Elie Wiesel’s Open Heart, and Thoughts on Christian Suffering

In his memoir Open Heart, Elie Wiesel takes us through his experiences surrounding his 2011 open heart surgery.  Wiesel is famous for his Night trilogy, and here some of the same themes come back in short, fleeting chapters – the dark memories of life in Auschwitz and Buchenwald, as well as the perennial question: why does God allow His children to suffer evil?  What should a Jewish person’s response be in times of persecution or pain?  Question marks abound in this short work, underlining the great despair we may sometimes feel when evil touches our lives.

One reason I picked up this book was to understand something of what a patient experiences during this medical procedure.  My grandma has faced a myriad of health issues, including two heart surgeries; she endured them with grace even while she was in terrible pain.  What could she have been feeling?  I have never asked her, choosing instead (as with other personal questions) to seek another avenue of understanding in Wiesel’s book.

Of course, it is not an exact parallel.  For one thing, Wiesel’s perceptions or imaginings of the afterlife are not identical to Christian beliefs on the same.  He describes his picture of hell as “ruled by cruel, pitiless angels” and full of physical tortures.  In this book, he does not seek to systematically explain his beliefs, offer a treatise on death, or even describe the surgery in detail.  Instead, Wiesel presents his thoughts and reactions moving from one scene to the next – a surreal, metaphysical, and ultimately personal exploration.

I’ve mentioned before Shūsaku Endō’s book The Silence, one I’ve been actively avoiding (yet will ultimately read).  In Open Heart, Wiesel touches on the same theme – the apparent silence of God.

…Auschwitz is not only a human tragedy but also – and most of all – a theological scandal.  For me, it is as impossible to accept Auschwitz with God as without God.  But then how is one to understand His silence?

For Christians, too, this question is not irrelevant.  Many of my family members in Christ are enduring persecution as I write.  Barnabas Aid is a charity I support, and every day their prayer focus features a story of the horrifying, often government-sanctioned brutalization of Christians in other parts of the world.  The Armenian Genocide – which Wiesel worked to bring awareness to – is a historic example. On a personal level, each of us has suffered his or her own tragedy, be it a physical disease, a mental health struggle, the death or loss of a loved one, or something else which we may never tell another human being. 
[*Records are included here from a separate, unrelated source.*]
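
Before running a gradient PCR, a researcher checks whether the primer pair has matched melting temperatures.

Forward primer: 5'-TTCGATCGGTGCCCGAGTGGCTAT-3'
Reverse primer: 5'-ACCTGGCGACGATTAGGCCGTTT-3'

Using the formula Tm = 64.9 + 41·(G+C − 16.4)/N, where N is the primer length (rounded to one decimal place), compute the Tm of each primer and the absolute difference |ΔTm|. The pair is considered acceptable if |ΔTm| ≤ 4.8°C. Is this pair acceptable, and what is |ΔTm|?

|ΔTm| = 2.0°C; the pair is acceptable.

Forward: G+C = 14, N = 24 → Tm = 64.9 + 41·(14 − 16.4)/24 = 60.8°C.
Reverse: G+C = 13, N = 23 → Tm = 64.9 + 41·(13 − 16.4)/23 = 58.8°C.
|ΔTm| = |60.8 − 58.8| = 2.0°C, ≤ 4.8°C.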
Wiesel’s answer, in part, is as simple as the question: “Since God is, He is to be found in the questions as well as in the answers.”  There is certainly wisdom in acknowledging mystery.  Humanity itself involves mystery, from questions such as the Creation of the world and the beginning of a human’s soul, to those about the origin of evil and enduring hatred.

To add to this, it is no coincidence much of the New Testament covers the existence of persecution.  I’ve personally found comfort in the Gospel of John, where Jesus speaks to His disciples directly on this subject, with empathy:

If the world hates you, you know that it hated Me before it hated you. If you were of the world, the world would love its own. Yet because you are not of the world, but I chose you out of the world, therefore the world hates you.  (John 15:18–19, NKJV)

I wish there were words to adequately describe John 17 – epic or poetic seem trite.  But here, too, in His last prayers before death, Jesus speaks of His followers:

I do not pray for these alone, but also for those who will believe in Me through their word; that they all may be one, as You, Father, are in Me, and I in You; that they also may be one in Us, that the world may believe that You sent Me. And the glory which You gave Me I have given them, that they may be one just as We are one: I in them, and You in Me; that they may be made perfect in one, and that the world may know that You have sent Me, and have loved them as You have loved Me.  (John 17:20–23, NKJV)

Suffering remains something of a mystery to me.  Through my own experiences, though – which, while personally crushing, were minute compared to those of others – I can affirm God was never absent.  If even small struggles matter to Him, how much more so the greater ones.